What's more, we understand that Bijan Ghaisar's family, through counsel, has requested that the Civil Rights Division revisit its decision declining to prosecute the officers who shot and killed him. We further understand that the Department is now in possession of sworn deposition testimony taken from briefs submitted in a civil action, which includes testimony from a senior U.S. Park Police officer and a Fairfax County Police officer that may cast new light on the events of that tragic evening.
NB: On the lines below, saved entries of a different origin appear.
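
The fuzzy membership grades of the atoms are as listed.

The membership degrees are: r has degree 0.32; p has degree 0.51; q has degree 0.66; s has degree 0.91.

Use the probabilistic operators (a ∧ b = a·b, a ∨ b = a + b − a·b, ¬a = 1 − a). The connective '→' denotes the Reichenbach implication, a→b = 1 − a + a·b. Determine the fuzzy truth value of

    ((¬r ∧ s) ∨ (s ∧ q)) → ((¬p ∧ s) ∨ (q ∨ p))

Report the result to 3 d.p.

¬r = 1 − 0.3200 = 0.6800
¬r ∧ s = a·b on (0.6800, 0.9100) = 0.6188
s ∧ q = a·b on (0.9100, 0.6600) = 0.6006
(¬r ∧ s) ∨ (s ∧ q) = a + b − a·b on (0.6188, 0.6006) = 0.8477
¬p = 1 − 0.5100 = 0.4900
¬p ∧ s = a·b on (0.4900, 0.9100) = 0.4459
q ∨ p = a + b − a·b on (0.6600, 0.5100) = 0.8334
(¬p ∧ s) ∨ (q ∨ p) = a + b − a·b on (0.4459, 0.8334) = 0.9077
((¬r ∧ s) ∨ (s ∧ q)) → ((¬p ∧ s) ∨ (q ∨ p))  [Reichenbach: 1 − a + a·b] with a=0.8477, b=0.9077 → 0.9217

0.922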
We want to be clear that we do not seek to pressure you to arrive at a decision that the evidence does not support. Rather, we simply seek an impartial review of the facts, including the newly adduced evidence from the civil proceeding. This case was only dismissed at the district level because of Supremacy Clause immunity, an issue that does not apply if the case is brought by the federal government. Supremacy Clause immunity would also not apply in other cases involving state, not federal, officers, which makes this case unique and not a pathway to reopen every case the DOJ may have declined to consider under prior administrations.

The decision to escalate to deadly force must be explained -- it is unconscionable to think such a low-level offense could justify being shot to death by police. Bijan's family, and the public, are entitled to due process and an explanation of why their son is dead that reflects full scrutiny of this situation at all levels of the justice system. We hope you will use all resources and personnel at your disposal to give this case a fair, honest look and decide what the proper form of justice for this tragedy should be.

Thank you for your consideration. We look forward to your response.